Another important thing to consider with the Leopard, especially in DX, is the lack fade. Learning to play the fade is important in disc golf. You get a lot of predictability out of the fade. The Cheetah (and Polaris LS) has that fade, but is also relatively high speed understable, so it's both easy to throw for beginners and predictable.

If you need results right away, carrying something understable for really strong tailwinds might be necessary, but I agree that you'll learn more by forcing a few discs to fly well in those situations. A 30 MPH wind is difficult for many people to deal with and the more tools you have the better off you'll be. If you find that doing that sucks then add the understable discs until what you have beats up. It's probably not that big of a deal.

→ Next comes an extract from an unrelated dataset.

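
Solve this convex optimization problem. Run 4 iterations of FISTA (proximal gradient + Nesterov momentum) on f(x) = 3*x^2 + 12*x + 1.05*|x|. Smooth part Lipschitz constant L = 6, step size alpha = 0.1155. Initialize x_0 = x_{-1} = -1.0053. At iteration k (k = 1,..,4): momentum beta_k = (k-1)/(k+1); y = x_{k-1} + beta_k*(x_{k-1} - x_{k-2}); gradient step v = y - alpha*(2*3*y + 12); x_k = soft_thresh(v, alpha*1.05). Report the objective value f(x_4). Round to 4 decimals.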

I tried to make this method a bit ambiguous as far as what specifically to carry because as long as you follow the general guidelines and get the specific recommendations right, a lot of it doesn't matter nearly as much. There are probably a dozen or so fairway drivers, mids and putters that will all work just about as well and arguing about which specific one to use, while fun, is probably splitting hairs. I don't want to tell people they need to buy new discs to get better, but the closer you can get to ideal the better off you might be.

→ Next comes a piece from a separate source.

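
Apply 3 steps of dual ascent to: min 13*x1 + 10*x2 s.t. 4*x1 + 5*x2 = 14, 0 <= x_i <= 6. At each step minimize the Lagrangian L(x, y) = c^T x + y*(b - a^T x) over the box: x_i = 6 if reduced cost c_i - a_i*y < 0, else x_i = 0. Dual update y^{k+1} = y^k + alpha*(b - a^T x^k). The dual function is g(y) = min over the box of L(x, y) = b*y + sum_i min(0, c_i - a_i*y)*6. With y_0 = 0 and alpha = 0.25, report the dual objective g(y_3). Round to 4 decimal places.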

Plus, it's difficult to make it too specific because people will start off at and progress differently. Someone with the goal of hitting 320' might stick with DX Cheetahs forever. Someone who's already hitting 350' but wants to reevaluate their game might find they get too understable too quickly and would be happier with a D Cyclone or DX Eagle-X. Someone might have an X Tracker sitting around and doesn't want to buy a new disc so they can use that. Variety is part of the fun of the sport and I don't want to take that away. Fortunately there are enough discs that fit my descriptions (not high end plastic, easy to control with some fade) that you can have that variety and use discs conducive to learning.